= Sylvia Pressler =

American judge (1934–2010)

Sylvia Pressler (April 10, 1934 - February 15, 2010) was an American judge who served in a number of positions within the New Jersey judicial system. She is best known for deciding a landmark 1973 case which allowed girls to compete in Little League baseball in New Jersey, and which resulted in the organization changing its charter to allow girls to play in its league nationally. Pressler served as the Chief Judge of the Appellate Division of the New Jersey Superior Court for five years. Prior to this she was the Presiding Judge for 15 years. She officially retired from the bench in 2004. A graduate of Rutgers School of Law–Newark at a time when the legal profession was still dominated by men, Judge Pressler was the second woman to sit on the appellate division in New Jersey, and was one of the first women to clerk for an appellate division judge.

==Biography==
Pressler was born as Sylvia Diane Brodsky in New York City, the daughter of Jewish immigrants from Belarus and Poland. Her father died when she was a young girl. Growing up in the Bronx, she attended Hunter College High School. She attended Queens College and later Boston University for her undergraduate studies, earning her degree in 1955, and earned her law degree from Rutgers School of Law–Newark. She met her husband, with whom she would later have two children, when they were both working in a restaurant in 1953. At the time that she earned her degree, the law profession in the United States was male-dominated. Pressler became one of the first women in the state to clerk for an appellate judge. For a time, she worked in private practice and as city attorney for Englewood, New Jersey. In 1973, she was appointed to the bench in Bergen County and four years later, in 1976 to the Superior Court.
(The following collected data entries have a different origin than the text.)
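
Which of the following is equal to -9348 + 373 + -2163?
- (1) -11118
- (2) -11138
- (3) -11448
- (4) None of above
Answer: 2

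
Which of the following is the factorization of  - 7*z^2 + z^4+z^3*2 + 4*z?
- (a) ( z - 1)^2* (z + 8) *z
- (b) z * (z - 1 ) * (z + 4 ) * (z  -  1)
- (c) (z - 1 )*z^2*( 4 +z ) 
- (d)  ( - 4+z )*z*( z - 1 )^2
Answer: b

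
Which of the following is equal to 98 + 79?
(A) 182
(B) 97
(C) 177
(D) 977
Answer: C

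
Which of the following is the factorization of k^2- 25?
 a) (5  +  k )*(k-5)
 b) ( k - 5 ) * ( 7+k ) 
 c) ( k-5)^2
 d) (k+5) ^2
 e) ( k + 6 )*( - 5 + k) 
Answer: a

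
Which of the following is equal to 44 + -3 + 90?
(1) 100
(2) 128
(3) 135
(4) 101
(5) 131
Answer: 5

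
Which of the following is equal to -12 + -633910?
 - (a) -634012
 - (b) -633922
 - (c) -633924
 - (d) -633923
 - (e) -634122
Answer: b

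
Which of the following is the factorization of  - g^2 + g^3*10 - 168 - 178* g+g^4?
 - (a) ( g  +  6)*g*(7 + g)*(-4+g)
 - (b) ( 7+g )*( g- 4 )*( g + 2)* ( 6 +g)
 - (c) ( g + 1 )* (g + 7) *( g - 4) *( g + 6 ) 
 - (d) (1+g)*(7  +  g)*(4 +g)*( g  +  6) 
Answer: c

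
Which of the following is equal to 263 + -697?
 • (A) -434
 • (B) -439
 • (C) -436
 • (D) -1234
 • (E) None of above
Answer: A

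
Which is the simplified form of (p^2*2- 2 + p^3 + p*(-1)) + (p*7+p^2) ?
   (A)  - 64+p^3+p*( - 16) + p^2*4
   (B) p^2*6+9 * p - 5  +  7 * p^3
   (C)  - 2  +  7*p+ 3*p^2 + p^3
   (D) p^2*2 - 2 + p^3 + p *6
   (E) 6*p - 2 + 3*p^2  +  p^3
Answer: E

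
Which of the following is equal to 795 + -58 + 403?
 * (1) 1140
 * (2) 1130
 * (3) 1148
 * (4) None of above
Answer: 1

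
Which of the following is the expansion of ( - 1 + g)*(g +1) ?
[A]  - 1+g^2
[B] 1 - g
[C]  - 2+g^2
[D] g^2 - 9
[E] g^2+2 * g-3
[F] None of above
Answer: A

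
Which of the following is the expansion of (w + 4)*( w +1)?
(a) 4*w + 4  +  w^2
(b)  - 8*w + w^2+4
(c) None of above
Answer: c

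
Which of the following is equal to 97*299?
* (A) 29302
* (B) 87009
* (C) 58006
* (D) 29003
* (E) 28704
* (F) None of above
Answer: D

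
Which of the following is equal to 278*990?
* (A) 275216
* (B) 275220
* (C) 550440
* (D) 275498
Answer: B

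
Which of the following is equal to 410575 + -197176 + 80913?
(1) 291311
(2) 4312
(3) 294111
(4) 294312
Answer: 4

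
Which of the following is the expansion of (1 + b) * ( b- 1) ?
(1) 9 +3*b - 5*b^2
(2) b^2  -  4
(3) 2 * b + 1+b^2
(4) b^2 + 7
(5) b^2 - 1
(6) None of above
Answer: 5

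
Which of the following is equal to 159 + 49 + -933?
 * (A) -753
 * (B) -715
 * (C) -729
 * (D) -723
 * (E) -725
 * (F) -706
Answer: E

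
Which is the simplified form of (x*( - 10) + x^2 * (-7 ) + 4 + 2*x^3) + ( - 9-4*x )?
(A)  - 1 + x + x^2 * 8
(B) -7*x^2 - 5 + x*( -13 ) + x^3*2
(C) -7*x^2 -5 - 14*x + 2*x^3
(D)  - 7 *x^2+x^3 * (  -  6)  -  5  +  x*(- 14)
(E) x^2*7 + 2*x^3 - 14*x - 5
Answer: C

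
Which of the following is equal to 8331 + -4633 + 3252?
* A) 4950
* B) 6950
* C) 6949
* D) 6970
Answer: B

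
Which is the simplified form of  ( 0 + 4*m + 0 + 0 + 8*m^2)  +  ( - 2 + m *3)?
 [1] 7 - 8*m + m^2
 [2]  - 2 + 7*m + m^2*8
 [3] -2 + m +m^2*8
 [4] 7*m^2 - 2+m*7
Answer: 2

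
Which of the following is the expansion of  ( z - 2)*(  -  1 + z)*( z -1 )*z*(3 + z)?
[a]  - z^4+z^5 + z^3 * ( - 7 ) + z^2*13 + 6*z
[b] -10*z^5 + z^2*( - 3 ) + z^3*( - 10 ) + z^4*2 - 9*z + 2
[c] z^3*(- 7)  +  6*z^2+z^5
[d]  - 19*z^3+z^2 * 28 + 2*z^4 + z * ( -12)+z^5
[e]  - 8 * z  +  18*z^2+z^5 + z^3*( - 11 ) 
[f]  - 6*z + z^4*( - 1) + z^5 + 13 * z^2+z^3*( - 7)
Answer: f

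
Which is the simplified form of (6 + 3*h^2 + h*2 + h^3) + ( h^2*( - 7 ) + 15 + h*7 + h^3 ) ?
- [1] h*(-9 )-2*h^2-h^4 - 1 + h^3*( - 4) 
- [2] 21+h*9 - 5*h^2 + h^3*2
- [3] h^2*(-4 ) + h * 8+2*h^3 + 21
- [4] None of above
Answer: 4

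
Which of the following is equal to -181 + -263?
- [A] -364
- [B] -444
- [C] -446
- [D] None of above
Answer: B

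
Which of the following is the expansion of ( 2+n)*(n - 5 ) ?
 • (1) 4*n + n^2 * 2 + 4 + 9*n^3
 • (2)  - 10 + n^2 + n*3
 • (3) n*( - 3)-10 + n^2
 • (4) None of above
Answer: 3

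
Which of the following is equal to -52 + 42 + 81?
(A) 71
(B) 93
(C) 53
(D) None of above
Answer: A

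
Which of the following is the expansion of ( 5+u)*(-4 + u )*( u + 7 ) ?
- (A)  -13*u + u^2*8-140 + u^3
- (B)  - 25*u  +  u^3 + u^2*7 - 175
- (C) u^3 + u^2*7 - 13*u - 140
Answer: A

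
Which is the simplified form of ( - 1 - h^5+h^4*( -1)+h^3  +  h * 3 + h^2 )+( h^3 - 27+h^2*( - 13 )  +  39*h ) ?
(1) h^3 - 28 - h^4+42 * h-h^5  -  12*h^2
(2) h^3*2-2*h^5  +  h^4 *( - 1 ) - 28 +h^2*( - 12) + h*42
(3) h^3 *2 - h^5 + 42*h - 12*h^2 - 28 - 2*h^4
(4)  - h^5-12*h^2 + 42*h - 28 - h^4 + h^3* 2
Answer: 4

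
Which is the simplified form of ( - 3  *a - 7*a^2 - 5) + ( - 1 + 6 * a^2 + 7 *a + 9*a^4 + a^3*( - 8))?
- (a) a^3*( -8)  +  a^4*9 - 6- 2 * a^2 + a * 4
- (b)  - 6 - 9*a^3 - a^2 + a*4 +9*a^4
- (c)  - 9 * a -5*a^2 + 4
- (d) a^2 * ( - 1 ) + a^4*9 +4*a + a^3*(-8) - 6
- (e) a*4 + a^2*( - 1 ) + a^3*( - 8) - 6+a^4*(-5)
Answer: d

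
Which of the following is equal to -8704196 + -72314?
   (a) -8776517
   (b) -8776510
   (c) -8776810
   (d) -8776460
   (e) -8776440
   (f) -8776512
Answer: b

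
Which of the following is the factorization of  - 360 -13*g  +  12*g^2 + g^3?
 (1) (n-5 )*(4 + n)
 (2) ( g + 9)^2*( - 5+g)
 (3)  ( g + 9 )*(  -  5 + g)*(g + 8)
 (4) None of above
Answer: 3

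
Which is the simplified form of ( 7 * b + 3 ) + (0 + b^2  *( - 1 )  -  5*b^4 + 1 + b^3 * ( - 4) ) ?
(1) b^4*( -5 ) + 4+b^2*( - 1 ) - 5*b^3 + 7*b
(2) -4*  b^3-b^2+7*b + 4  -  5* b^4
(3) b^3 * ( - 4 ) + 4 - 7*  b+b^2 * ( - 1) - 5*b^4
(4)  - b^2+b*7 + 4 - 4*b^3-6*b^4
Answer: 2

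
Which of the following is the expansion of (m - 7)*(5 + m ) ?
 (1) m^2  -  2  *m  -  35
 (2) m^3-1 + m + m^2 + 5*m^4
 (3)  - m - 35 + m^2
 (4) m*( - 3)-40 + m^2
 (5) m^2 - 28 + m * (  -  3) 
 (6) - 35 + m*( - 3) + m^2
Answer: 1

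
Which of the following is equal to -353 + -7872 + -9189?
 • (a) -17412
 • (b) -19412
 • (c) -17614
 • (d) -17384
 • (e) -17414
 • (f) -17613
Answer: e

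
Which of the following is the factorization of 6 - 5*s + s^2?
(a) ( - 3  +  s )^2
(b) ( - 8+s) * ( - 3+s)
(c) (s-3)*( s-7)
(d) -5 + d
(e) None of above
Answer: e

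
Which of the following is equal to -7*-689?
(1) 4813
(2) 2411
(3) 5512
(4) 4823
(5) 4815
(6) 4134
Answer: 4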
The following year, she was appointed to the appellate division of the Superior Court, one of the first women to serve in that role.

In 1973, when serving as a Hearing Examiner for the New Jersey Department of Civil Rights, Pressler ruled on the landmark case that opened Little League baseball to girls. The case had its origins in the previous year, when a twelve-year-old girl in Hoboken, New Jersey, was forced to quit a Little League baseball after only three games when national Little League authorities threatened to revoke the charter of the local league. A case was filed on behalf of the girl by the National Organization for Women. Pressler was assigned the case. She ruled in a strongly worded decision that the girl should have been allowed to play, writing:

The institution of Little League is as American as the hot dog and apple pie. There is no reason why that part of Americana should be withheld from girls.

Her decision forced Little League to allow girls to play everywhere in New Jersey, and was met with protests from the national Little League organization, which called the ruling vindictive and prejudicial. The following year, the organization changed its charter nationally to allow girls to play on its teams anywhere in the United States, and created a softball division as well. According to her husband, David Pressler, she did not think that the Little League case was a difficult one to decide.

In 1997, Pressler became the first woman to be appointed as Presiding Judge of the state's appellate division, and took on additional administrative responsibilities. Over the course of her career, she issued hundreds of decisions, though few as widely covered in the media as the Little League case. In 1993, she decided a second prominent case, In re. Adoption of Two Children by H.N.R. (666 A.2d 535, N.J. Super. Ct. App. Div. 1995), giving gay couples the right to adopt the children of their partners, writing that, "They function together as a family." In 2004, her decision imposing a moratorium on the death penalty in New Jersey until the state's procedures could guarantee the rights of the defendant was followed three years later by legislative action banning the death penalty entirely.

Her decisions were not without critics. In 1983, State Senator Gerald Cardinale attempted to block her reappointment to the Superior Court by invoking senatorial courtesy. Senate President Carmen A. Orechio removed Cardinale's ability to block her nomination, citing the fact that he had previously appeared before Judge Pressler in a legal matter, and her nomination was approved. She retired from the bench in 2004. Pressler was awarded the medal of honor of the New Jersey State Bar Foundation in recognition of her service to that state's justice system. Judge Pressler died on February 15, 2010, following a battle with lymphoma at her home in Sparta Township, New Jersey, at the age of 75. She was survived by her husband, David Pressler and their two children and three grandchildren.

Until her death, Pressler was the commentator and annotator of the Gann Law Books edition of the Rules Governing the Courts of the State of New Jersey, which are the most commonly used edition of the Court Rules in New Jersey; the duties have since been taken over by former Attorney General and Supreme Court Justice Peter Verniero, but Pressler is still credited on new editions.